I. A sweeping generalization: I am deeply interested in the way images operate.
II. Things I have been thinking about: the golden era of NASA’s Apollo program, the saved newspaper as artifact, John Ford’s use of day-for-night in classic westerns like The Searchers (1956), 19th century Survey photography of the American West, and the 1977 Mars landing hoax conspiracy film (and OJ Simpson vehicle) Capricorn One.
III. Living and working in the shadow of Hollywood has made me acutely aware of the cinematic use of landscape as “location.” In filmmaking, the idea of place is fluid— one place often acts as a facsimile for another. In David Lean’s epic Lawrence of Arabia (1962), for example, Spain posed as both Cairo and Jerusalem, while the famous Aqaba scene was built out of a nearby dry riverbed. In Robert Altman’s classic MASH (1970), a state park in Malibu, California, USA portrayed 1950’s Korea.
IV. At this point in history, our common experience is mediated by the way in which the material world has been previously filmed or photographed. I go to Death Valley and realize that it “looks like” Mars… or
the Moon…or a scene from Star Wars.

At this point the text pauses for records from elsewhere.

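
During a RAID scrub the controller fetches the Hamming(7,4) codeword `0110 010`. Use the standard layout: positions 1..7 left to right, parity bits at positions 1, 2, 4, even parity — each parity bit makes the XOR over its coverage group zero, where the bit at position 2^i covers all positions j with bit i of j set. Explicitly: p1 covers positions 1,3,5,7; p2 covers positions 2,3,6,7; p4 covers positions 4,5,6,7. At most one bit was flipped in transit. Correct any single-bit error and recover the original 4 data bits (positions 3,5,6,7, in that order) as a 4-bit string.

1011

s1: b1⊕b3⊕b5⊕b7 = 0⊕1⊕0⊕0 = 1
s2: b2⊕b3⊕b6⊕b7 = 1⊕1⊕1⊕0 = 1
s4: b4⊕b5⊕b6⊕b7 = 0⊕0⊕1⊕0 = 1
Syndrome (s4...s1) = 111 → position 7.
Flip bit 7: corrected codeword = 0110011
Data bits at positions 3,5,6,7: 1011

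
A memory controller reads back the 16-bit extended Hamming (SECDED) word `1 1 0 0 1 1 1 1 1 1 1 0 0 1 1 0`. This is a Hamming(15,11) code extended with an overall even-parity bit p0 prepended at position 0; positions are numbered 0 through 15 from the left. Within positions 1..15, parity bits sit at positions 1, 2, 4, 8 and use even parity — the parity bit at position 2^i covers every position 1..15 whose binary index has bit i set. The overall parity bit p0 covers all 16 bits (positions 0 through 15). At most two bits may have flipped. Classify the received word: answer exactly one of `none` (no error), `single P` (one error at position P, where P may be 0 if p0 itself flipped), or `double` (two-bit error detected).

single 9

s1: b1⊕b3⊕b5⊕b7⊕b9⊕b11⊕b13⊕b15 = 1⊕0⊕1⊕1⊕1⊕0⊕1⊕0 = 1
s2: b2⊕b3⊕b6⊕b7⊕b10⊕b11⊕b14⊕b15 = 0⊕0⊕1⊕1⊕1⊕0⊕1⊕0 = 0
s4: b4⊕b5⊕b6⊕b7⊕b12⊕b13⊕b14⊕b15 = 1⊕1⊕1⊕1⊕0⊕1⊕1⊕0 = 0
s8: b8⊕b9⊕b10⊕b11⊕b12⊕b13⊕b14⊕b15 = 1⊕1⊕1⊕0⊕0⊕1⊕1⊕0 = 1
Syndrome (s8...s1) = 1001 → position 9.
Overall parity (XOR of all 16 bits, including p0): 1⊕1⊕0⊕0⊕1⊕1⊕1⊕1⊕1⊕1⊕1⊕0⊕0⊕1⊕1⊕0 = 1
Overall=1, syndrome position=9 → single-bit error at position 9.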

Captains of the Dead Sea investigates this role of filmed landscape in terms of story and place (or conversely, placelessness), and the continuum between documentary and fictional narrative.
V. Newsprint features prominently in the project, as newspapers (along with television) were a major media through which we first experienced images from space. Front pages were routinely saved as artifacts, as proof that “this happened on this day.” The inadequacies of these artifacts– fading or yellowing over time, with imperfections inherent to the industrial printing process and systems of mass physical distribution— is compelling, especially in a contemporary context in which imagery is everywhere but ephemeral, disposable, and proves nothing.